Stories Don't Tell Themselves
Storytelling was a big topic at VisWeek this year: there was a workshop, a panel, and at least one paper about how to tell stories with visualization. One sentence I heard over and over was, "this photo/visualization/illustration tells a great story." But pictures don't tell stories, people do. An image, a visualization, data, etc. can only be the material the story is made from. I think it's going to be important for visualization to understand this fundamental difference.
Time
Stories, in general, require time. When there is no change, there's no story. A static scene can only be described, not told, no matter how much detail is given or how vivid the description may be. That is why the image at the top of this posting (from a very clever New York Times animation) tells a story, and the one below does not (click for a larger version).
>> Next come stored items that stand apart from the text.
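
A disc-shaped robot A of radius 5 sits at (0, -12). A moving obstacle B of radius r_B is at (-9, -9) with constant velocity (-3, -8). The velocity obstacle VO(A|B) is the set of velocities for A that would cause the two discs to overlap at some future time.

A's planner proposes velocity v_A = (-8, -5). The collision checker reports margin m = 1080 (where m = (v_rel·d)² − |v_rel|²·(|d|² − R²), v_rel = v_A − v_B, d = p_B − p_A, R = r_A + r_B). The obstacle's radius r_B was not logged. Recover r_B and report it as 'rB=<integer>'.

m = 1080
d = (-9, 3);  v_rel = (-5, 3),  |v_rel|² = 34
v_rel×d = (-5)·(3) − (3)·(-9) = 12
since m = R²·34 − 12²:  R² = (144 + 1080) / 34 = 36
R = √36 = 6  ⇒  r_B = 6 − 5 = 1

rB=1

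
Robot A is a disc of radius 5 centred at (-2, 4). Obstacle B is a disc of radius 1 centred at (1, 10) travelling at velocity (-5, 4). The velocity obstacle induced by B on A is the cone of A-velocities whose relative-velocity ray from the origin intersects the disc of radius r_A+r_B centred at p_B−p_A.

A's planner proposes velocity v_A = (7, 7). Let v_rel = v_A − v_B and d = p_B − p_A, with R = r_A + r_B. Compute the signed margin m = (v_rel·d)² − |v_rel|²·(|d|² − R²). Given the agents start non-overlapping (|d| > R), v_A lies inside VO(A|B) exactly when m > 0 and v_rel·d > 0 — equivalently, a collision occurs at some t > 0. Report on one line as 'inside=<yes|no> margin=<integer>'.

d = (3, 6),  |d|² = 45;  R = 5+1 = 6,  c = 45−6² = 9
v_rel = (12, 3),  |v_rel|² = 153;  v_rel·d = (12)·(3) + (3)·(6) = 54
153·t² − 108·t + 9 = 0  ⇒  m = 54² − 153·9 = 1539
m = 1539 > 0,  v_rel·d = 54 > 0  ⇒  inside

inside=yes margin=1539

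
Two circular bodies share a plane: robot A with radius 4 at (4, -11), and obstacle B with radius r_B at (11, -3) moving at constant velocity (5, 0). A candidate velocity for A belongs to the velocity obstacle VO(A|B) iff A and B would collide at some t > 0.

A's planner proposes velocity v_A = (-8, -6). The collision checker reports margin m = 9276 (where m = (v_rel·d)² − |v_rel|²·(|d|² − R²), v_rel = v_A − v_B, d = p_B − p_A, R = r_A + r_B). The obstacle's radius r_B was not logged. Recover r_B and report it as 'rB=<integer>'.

m = 9276
d = (7, 8);  v_rel = (-13, -6),  |v_rel|² = 205
v_rel×d = (-13)·(8) − (-6)·(7) = -62
since m = R²·205 − (-62)²:  R² = (3844 + 9276) / 205 = 64
R = √64 = 8  ⇒  r_B = 8 − 4 = 4

rB=4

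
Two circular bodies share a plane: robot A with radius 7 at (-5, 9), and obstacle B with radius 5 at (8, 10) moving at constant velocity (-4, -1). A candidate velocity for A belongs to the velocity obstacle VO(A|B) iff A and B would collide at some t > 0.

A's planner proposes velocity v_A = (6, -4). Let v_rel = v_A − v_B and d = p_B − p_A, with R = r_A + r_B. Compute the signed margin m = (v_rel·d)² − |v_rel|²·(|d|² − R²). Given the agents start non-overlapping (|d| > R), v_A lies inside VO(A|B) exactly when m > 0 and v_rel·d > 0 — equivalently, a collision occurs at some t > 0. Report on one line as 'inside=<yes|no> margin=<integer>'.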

This is Minard's famous map of Napoleon's march to Moscow, which Edward Tufte considers the best visualization ever made. It is also often described as telling a great story of loss and suffering. But put yourself into the position of somebody who doesn't know what this is about. What does it really tell you? You first need to figure out what the image even represents. Once you know that the width of the line represents troop strength (from 400,000 at the beginning to a mere 10,000 at the end) and the chart at the bottom shows temperatures (all of which are below freezing), you can start to think about what stories might have played out.
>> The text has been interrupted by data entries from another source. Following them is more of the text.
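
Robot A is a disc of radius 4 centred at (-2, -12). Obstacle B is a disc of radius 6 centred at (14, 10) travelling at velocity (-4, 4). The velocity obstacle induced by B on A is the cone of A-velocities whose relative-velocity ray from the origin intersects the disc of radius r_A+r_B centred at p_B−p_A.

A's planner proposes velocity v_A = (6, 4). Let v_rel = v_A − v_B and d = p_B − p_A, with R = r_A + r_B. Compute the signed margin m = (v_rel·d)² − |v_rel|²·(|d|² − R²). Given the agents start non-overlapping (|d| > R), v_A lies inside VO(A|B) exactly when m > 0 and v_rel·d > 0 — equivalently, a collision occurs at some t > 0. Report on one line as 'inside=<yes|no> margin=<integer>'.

d = (16, 22),  |d|² = 740;  R = 4+6 = 10,  c = 740−10² = 640
v_rel = (10, 0),  |v_rel|² = 100;  v_rel·d = (10)·(16) + (0)·(22) = 160
100·t² − 320·t + 640 = 0  ⇒  m = 160² − 100·640 = -38400
m = -38400 < 0,  v_rel·d = 160 > 0  ⇒  outside

inside=no margin=-38400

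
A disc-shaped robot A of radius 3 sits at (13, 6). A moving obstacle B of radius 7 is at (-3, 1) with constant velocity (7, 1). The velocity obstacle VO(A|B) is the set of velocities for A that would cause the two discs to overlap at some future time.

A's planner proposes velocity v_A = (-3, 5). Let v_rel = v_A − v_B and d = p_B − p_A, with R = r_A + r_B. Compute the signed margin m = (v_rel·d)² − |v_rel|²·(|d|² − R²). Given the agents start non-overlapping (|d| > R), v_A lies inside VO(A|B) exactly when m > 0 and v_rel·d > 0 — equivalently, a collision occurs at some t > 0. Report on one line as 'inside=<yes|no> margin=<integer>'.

d = (-16, -5),  |d|² = 281;  R = 3+7 = 10,  c = 281−10² = 181
v_rel = (-10, 4),  |v_rel|² = 116;  v_rel·d = (-10)·(-16) + (4)·(-5) = 140
116·t² − 280·t + 181 = 0  ⇒  m = 140² − 116·181 = -1396
m = -1396 < 0,  v_rel·d = 140 > 0  ⇒  outside

inside=no margin=-1396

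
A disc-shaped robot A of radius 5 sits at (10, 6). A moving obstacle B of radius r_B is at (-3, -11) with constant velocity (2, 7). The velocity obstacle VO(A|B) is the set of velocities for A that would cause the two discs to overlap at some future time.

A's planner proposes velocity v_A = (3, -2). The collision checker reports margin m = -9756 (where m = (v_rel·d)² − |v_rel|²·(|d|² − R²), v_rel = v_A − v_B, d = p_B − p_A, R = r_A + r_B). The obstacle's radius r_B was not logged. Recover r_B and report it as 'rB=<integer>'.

m = -9756
d = (-13, -17);  v_rel = (1, -9),  |v_rel|² = 82
v_rel×d = (1)·(-17) − (-9)·(-13) = -134
since m = R²·82 − (-134)²:  R² = (17956 + -9756) / 82 = 100
R = √100 = 10  ⇒  r_B = 10 − 5 = 5

rB=5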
But this is where the visualization ends and your imagination begins. The image does not tell you any stories, all it shows you how many men Napoleon had at the beginning and at different stages during his campaign, and what the temperatures were. The story is not in the image.
Terminology
If we want to throw around literary terms, the correct one to describe these visualizations is a vignette: a brief, impressionistic description of a scene that makes us wonder what happened (or what is about to happen next). The vignette is not a story, it just sets the stage and provides the materials (actors, etc.) for the story. But we have to make it up ourselves.
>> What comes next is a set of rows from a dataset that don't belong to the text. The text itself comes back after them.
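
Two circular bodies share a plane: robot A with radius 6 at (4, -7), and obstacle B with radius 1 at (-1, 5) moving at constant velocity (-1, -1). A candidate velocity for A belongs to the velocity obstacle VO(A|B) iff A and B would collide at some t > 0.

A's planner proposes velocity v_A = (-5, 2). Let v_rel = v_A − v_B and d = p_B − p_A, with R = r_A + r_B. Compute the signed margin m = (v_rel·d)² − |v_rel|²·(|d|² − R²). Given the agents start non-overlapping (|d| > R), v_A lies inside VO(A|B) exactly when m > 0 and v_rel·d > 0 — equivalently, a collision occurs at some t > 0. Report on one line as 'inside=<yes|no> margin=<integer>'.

d = (-5, 12),  |d|² = 169;  R = 6+1 = 7,  c = 169−7² = 120
v_rel = (-4, 3),  |v_rel|² = 25;  v_rel·d = (-4)·(-5) + (3)·(12) = 56
25·t² − 112·t + 120 = 0  ⇒  m = 56² − 25·120 = 136
m = 136 > 0,  v_rel·d = 56 > 0  ⇒  inside

inside=yes margin=136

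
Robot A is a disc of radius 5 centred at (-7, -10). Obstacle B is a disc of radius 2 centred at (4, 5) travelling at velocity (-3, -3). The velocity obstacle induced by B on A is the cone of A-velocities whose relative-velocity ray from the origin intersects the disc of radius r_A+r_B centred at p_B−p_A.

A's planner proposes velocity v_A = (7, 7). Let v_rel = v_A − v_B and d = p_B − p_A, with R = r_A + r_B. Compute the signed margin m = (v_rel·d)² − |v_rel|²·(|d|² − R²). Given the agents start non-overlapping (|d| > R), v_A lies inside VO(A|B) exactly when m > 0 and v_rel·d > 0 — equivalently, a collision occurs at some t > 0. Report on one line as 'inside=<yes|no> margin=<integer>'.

d = (11, 15),  |d|² = 346;  R = 5+2 = 7,  c = 346−7² = 297
v_rel = (10, 10),  |v_rel|² = 200;  v_rel·d = (10)·(11) + (10)·(15) = 260
200·t² − 520·t + 297 = 0  ⇒  m = 260² − 200·297 = 8200
m = 8200 > 0,  v_rel·d = 260 > 0  ⇒  inside

inside=yes margin=8200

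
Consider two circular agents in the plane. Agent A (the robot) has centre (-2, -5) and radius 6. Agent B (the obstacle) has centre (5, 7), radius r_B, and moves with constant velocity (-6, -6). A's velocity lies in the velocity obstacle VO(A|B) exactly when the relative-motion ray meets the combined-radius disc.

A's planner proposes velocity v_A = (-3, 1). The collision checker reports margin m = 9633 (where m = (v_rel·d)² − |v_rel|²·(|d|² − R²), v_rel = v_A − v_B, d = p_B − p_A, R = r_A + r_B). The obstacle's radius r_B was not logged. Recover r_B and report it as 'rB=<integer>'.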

Providing the material for a story is what a visualization can do well: it shows the phenomena, and gives us a reason to talk about them. In many cases, we will need additional information to tell a good story, drawing on our own or other people's background knowledge, research, etc. It also provides a great backdrop to point to when we need evidence to connect our story to reality. After all, visualization stories usually are meant to describe what actually happened.
Timidity
It's interesting that by claiming that the visualization tells a story, the person actually doing it takes a step back and pretends not to be there. When Martin Wattenberg told all those stories about Wikipedia edits using his visualization on the storytelling panel, he was the one actually doing the storytelling. But he kept insisting that the visualization was telling the story.
There is a lot to think about here: authorship, responsibility, objectivity, voice, etc. But it's clear that we cannot hide behind our visualizations, just like the puppeteer cannot pretend that his puppets are acting all by themselves.
Posted by Robert Kosara on November 7, 2010.